Looking through its website to find out about group bookings, I read the following: ‘Can I bring a state school or community group? Yes, we welcome state school and adult community groups. We can offer you a free group talk or presentation…’. Can that really mean that the Bank doesn’t welcome groups from independent schools, I wondered? (Declaration of interest at this point: I have been a governor of two private schools, one of which I attended myself long ago before it became independent). I sent off an email to find out. What came back was even more astonishing than the specific reference to ‘state’ schools: the museum was open to all but “it’s the presentations that are only available to state primary and secondary schools’”. You can look but you can’t touch, is about the size of it. We’ll let you in if you’re from a private school, but we’ll reserve the special educational experience for some other children.
Set aside any views you might hold about private education in general. This is not about the rights and wrongs of that. This is simply about discrimination, and a type of discrimination which makes it less easy for some children to learn than others. Why should children learning history be divided in this way? And who made the decision to treat children from one type of school differently from children from another? Would the Bank discriminate among people coming to its exhibition on grounds of colour, or race, or religion, or sexuality? I would hope not. Why then does one group of children get treated better than another?

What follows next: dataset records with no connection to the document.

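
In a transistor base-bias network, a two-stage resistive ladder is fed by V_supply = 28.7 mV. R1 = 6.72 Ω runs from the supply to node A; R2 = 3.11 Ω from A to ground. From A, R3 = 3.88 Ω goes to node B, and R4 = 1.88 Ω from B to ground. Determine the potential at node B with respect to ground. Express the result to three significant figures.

V_B ≈ 2.16 mV

Looking into the second stage from A: R3 + R4 = 5.760 Ω appears in parallel with R2.
Effective lower resistance at A: R2 ‖ 5.760 = 2.020 Ω.
So V_A = 28.7 × 0.2311 = 6.632 mV.
V_B = V_A × 0.3264 = 2.165 mV.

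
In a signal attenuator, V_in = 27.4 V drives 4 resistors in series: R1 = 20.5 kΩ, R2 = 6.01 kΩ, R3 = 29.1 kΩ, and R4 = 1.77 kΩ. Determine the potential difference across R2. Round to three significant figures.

V ≈ 2.87 V

ΣR = 20.5 + 6.01 + 29.1 + 1.77 = 57.38 kΩ.
V = V_in · R/ΣR = 27.4 × 0.1047 = 2.870 V.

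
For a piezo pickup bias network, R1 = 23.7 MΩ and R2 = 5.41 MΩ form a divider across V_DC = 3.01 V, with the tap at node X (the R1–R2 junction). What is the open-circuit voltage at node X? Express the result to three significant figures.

V_th is the unloaded tap voltage: V_DC · R2/(R1+R2) = 3.01 × 0.1858 = 0.5594 V.

V_th ≈ 0.559 V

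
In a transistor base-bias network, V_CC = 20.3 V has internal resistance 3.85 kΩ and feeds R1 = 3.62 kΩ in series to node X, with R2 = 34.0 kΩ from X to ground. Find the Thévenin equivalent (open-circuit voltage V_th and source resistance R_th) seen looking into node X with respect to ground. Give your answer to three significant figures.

V_th ≈ 16.6 V, R_th ≈ 6.12 kΩ

R1' = 3.85 + 3.62 = 7.470 kΩ (source resistance + R1).
V_th is the unloaded tap voltage: V_CC · R2/(R1'+R2) = 20.3 × 0.8199 = 16.64 V.
Zeroing V_CC shorts the top of R1' to ground, so R_th = R1' ‖ R2 = 6.124 kΩ.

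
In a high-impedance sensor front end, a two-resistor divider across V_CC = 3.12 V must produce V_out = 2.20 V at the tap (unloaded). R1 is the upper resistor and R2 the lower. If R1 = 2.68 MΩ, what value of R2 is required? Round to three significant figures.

R2 ≈ 6.41 MΩ

The divider ratio is R2/(R1+R2) = 2.20/3.12 = 0.7051.
So R2 = R1 · V_out/(V_CC − V_out) = 2.68 × 2.20/(3.12 − 2.20) = 2.68 × 2.391 = 6.409 MΩ.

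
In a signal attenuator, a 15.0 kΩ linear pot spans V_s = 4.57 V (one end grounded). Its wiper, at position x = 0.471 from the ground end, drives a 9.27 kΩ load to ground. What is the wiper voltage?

The pot divides into 7.935 kΩ above the wiper and 7.065 kΩ below.
(x·R_p) ‖ R_L = 4.009 kΩ.
V_out = 4.57 × 4.009/(7.935 + 4.009) = 1.534 V.
(Unloaded: V_out = x·V_s = 2.15 V.)

V_out ≈ 1.53 V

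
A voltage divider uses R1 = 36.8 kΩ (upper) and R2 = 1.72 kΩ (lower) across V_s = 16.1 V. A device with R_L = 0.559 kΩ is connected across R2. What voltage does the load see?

First combine the lower leg with the load: R2 ‖ R_L = 0.4219 kΩ.
Now apply the divider: V_out = 16.1 × 0.01133 = 0.1825 V.
(Unloaded it would be 0.719 V; the load pulls it down.)

V_out ≈ 0.182 V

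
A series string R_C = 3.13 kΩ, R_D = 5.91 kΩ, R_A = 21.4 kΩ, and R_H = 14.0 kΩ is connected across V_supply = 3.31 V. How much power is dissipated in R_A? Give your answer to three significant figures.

P ≈ 0.119 mW

The common current is I = 3.31/44.44 = 0.07448 mA.
P = I²R = 0.005548 × 21.4 = 0.1187 mW.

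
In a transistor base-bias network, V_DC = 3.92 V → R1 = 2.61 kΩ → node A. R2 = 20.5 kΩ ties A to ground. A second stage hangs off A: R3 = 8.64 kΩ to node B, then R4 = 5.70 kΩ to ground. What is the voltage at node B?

Node A sees R2 in parallel with the series input of stage 2, R3 + R4 = 14.34 kΩ.
R2 ‖ (R3+R4) = 8.438 kΩ.
V_A = 3.92 × 8.438/(2.61 + 8.438) = 2.994 V.
Then the unloaded second divider: V_B = V_A × R4/(R3+R4) = 2.994 × 0.3975 = 1.190 V.

V_B ≈ 1.19 V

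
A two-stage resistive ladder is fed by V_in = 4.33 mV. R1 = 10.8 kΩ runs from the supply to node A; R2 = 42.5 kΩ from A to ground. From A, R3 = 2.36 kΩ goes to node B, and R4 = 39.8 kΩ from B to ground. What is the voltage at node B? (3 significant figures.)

Looking into the second stage from A: R3 + R4 = 42.16 kΩ appears in parallel with R2.
R2 ‖ (R3+R4) = 21.16 kΩ.
So V_A = 4.33 × 0.6621 = 2.867 mV.
Then the unloaded second divider: V_B = V_A × R4/(R3+R4) = 2.867 × 0.9440 = 2.707 mV.

V_B ≈ 2.71 mV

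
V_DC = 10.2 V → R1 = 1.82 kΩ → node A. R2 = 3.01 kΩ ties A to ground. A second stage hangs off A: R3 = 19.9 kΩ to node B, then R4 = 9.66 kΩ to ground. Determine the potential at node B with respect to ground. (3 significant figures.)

V_B ≈ 2.00 V

The second stage (R3 + R4 = 29.56 kΩ) loads node A in parallel with R2.
Effective lower resistance at A: R2 ‖ 29.56 = 2.732 kΩ.
First divider: V_A = V_DC · 2.732/(1.82 + 2.732) = 6.122 V.
V_B = V_A × 0.3268 = 2.001 V.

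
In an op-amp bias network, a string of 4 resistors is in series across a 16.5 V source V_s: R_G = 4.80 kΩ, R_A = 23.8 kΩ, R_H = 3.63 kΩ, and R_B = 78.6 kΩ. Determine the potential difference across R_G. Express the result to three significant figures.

V ≈ 0.715 V

ΣR = 4.80 + 23.8 + 3.63 + 78.6 = 110.8 kΩ.
Voltage divider: V = V_s · (4.800 / 110.8) = 16.5 × 0.04331 = 0.7146 V.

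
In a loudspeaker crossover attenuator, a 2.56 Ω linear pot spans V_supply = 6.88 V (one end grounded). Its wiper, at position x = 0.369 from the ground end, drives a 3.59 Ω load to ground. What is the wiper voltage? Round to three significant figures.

The pot divides into 1.615 Ω above the wiper and 0.9446 Ω below.
Lower segment in parallel with the load: 0.9446 ‖ 3.59 = 0.7479 Ω.
Loaded-divider output: V_out = 6.88 × 0.3165 = 2.177 V.

V_out ≈ 2.18 V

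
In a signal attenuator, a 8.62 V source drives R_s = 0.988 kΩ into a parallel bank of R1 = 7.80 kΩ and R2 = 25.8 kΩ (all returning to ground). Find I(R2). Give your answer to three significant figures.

I ≈ 0.287 mA

Equivalent of the parallel group: R_p = 5.989 kΩ.
V_A by voltage divider: V_A = 8.62 × 5.989/(0.988 + 5.989) = 7.399 V.
I(R2) = V_A / R2 = 7.399/25.8 = 0.2868 mA.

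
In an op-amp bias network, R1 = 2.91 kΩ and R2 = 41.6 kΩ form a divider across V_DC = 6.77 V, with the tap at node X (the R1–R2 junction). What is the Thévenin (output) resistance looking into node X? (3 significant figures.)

R_th ≈ 2.72 kΩ

Zeroing V_DC shorts the top of R1 to ground, so R_th = R1 ‖ R2 = 2.720 kΩ.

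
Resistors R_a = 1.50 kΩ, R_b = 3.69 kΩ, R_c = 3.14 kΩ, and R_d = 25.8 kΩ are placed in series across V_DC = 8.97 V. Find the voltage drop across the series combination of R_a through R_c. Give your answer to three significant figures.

Series total: ΣR = 1.50 + 3.69 + 3.14 + 25.8 = 34.13 kΩ.
R_{R_a..R_c} = 1.50 + 3.69 + 3.14 = 8.330 kΩ.
Voltage divider: V = V_DC · (8.330 / 34.13) = 8.97 × 0.2441 = 2.189 V.

V ≈ 2.19 V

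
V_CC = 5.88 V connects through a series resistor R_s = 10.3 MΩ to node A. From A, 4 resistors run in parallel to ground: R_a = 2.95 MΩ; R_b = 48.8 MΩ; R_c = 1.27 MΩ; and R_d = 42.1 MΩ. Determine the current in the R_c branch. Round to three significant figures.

Combine the parallel branches: R_p = (1/2.95 + 1/48.8 + 1/1.27 + 1/42.1)⁻¹ = 0.8542 MΩ.
V_A by voltage divider: V_A = 5.88 × 0.8542/(10.3 + 0.8542) = 0.4503 V.
I(R_c) = V_A / R_c = 0.4503/1.27 = 0.3546 µA.
(Equivalently: I_total = 0.5272 µA, then current-divider fraction G_k/ΣG = 0.6726.)

I ≈ 0.355 µA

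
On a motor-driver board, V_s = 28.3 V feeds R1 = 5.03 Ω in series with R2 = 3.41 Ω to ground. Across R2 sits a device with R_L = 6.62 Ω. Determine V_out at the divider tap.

First combine the lower leg with the load: R2 ‖ R_L = 2.251 Ω.
Then V_out = V_s · R2'/(R1 + R2') = 28.3 × 2.251/7.281 = 8.748 V.

V_out ≈ 8.75 V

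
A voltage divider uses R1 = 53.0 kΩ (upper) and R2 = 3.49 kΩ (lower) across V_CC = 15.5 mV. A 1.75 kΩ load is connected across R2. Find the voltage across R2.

The load sits in parallel with R2, giving an effective lower resistance R2' = R2·R_L/(R2+R_L) = 1.166 kΩ.
Then V_out = V_CC · R2'/(R1 + R2') = 15.5 × 1.166/54.17 = 0.3335 mV.

V_out ≈ 0.334 mV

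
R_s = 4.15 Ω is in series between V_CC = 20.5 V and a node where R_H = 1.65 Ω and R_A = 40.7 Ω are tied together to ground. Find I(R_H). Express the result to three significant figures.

Combine the parallel branches: R_p = (1/1.65 + 1/40.7)⁻¹ = 1.586 Ω.
V_A = 20.5 × 1.586/5.736 = 5.667 V.
I(R_H) = V_A / R_H = 5.667/1.65 = 3.435 A.

I ≈ 3.43 A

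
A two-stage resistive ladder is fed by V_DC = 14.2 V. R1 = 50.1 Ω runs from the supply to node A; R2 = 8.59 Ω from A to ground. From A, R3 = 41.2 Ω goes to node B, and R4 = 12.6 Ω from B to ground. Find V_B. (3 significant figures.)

Node A sees R2 in parallel with the series input of stage 2, R3 + R4 = 53.80 Ω.
Effective lower resistance at A: R2 ‖ 53.80 = 7.407 Ω.
First divider: V_A = V_DC · 7.407/(50.1 + 7.407) = 1.829 V.
V_B = V_A × 0.2342 = 0.4284 V.

V_B ≈ 0.428 V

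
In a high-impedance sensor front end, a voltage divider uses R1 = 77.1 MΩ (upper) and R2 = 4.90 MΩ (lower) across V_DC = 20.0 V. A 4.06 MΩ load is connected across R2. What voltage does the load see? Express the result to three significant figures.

V_out ≈ 0.560 V

The load sits in parallel with R2, giving an effective lower resistance R2' = R2·R_L/(R2+R_L) = 2.220 MΩ.
Voltage divider with the loaded lower leg: V_out = 20.0 × 2.220/(77.1 + 2.220) = 20.0 × 0.02799 = 0.5598 V.
(Unloaded it would be 1.20 V; the load pulls it down.)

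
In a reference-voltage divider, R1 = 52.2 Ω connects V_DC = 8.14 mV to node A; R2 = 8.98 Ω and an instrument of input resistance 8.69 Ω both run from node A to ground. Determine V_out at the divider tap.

First combine the lower leg with the load: R2 ‖ R_L = 4.416 Ω.
Now apply the divider: V_out = 8.14 × 0.07800 = 0.6350 mV.

V_out ≈ 0.635 mV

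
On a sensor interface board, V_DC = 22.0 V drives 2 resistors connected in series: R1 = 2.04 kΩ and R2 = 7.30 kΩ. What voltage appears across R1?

V ≈ 4.81 V

Series total: ΣR = 2.04 + 7.30 = 9.340 kΩ.
Voltage divider: V = V_DC · (2.040 / 9.340) = 22.0 × 0.2184 = 4.805 V.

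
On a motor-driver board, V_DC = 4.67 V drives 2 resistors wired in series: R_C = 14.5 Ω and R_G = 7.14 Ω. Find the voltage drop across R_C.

Total series resistance ΣR = 14.5 + 7.14 = 21.64 Ω.
V = V_DC · R/ΣR = 4.67 × 0.6701 = 3.129 V.

V ≈ 3.13 V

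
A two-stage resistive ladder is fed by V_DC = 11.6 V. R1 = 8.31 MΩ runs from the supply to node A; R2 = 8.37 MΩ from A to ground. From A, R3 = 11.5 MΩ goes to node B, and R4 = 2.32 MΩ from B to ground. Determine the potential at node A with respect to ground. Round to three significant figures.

V_A ≈ 4.47 V

The second stage (R3 + R4 = 13.82 MΩ) loads node A in parallel with R2.
R2 ‖ (R3+R4) = 5.213 MΩ.
First divider: V_A = V_DC · 5.213/(8.31 + 5.213) = 4.472 V.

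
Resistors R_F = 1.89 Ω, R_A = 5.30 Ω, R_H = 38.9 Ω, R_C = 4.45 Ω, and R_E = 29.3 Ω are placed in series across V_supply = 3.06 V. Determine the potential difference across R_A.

Total series resistance ΣR = 1.89 + 5.30 + 38.9 + 4.45 + 29.3 = 79.84 Ω.
V = V_supply · R/ΣR = 3.06 × 0.06638 = 0.2031 V.

V ≈ 0.203 V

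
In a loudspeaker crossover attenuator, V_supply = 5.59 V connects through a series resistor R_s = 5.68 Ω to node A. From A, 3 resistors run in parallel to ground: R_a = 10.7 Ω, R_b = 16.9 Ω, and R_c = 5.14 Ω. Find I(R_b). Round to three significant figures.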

The exhibition is designed to explain the Bank’s role in slavery and the slave trade. I commend their honesty. But how can the Bank mount such an exhibition while brazenly treating two groups of children differently? If it has a mission to explain, that mission must be for everyone, and for everyone’s children.
I have asked for an explanation and I’ll keep our readers updated.
The incident may be small but it’s a remarkable illustration of the double standards in so many of our institutions which focus on past wrongs while oblivious to their present vices and failings. Is this a case of virtue-signalling, therefore? Probably. At the very least a museum engaging with the subject of slavery in particular should be very clear that it is not itself perpetuating division and discrimination.
The Bank has been criticised severely in recent months for its abject failure in controlling inflation, its primary responsibility. Institutions that fail in small things tend to fail in big things as well. Many have called for the resignation of the Governor of the Bank. I call for the resignation of whoever devised this particular form of discrimination among children learning history.
One final thing. The Bank of England has taken down the portraits of those of its Directors who were involved with the slave trade. That is to hide from its history, a cowardly and altogether convenient method of covering up the truth. No one need ever know because the evidence has been removed. The morally correct course of action would have been to keep the portraits visible and explain who the subjects are using plaques, perhaps even with a permanent exhibition on the history of the Bank, including any links to slavery. It would have reminded the Governor and his staff that all economic decisions have moral consequences, and it would have made them better bankers.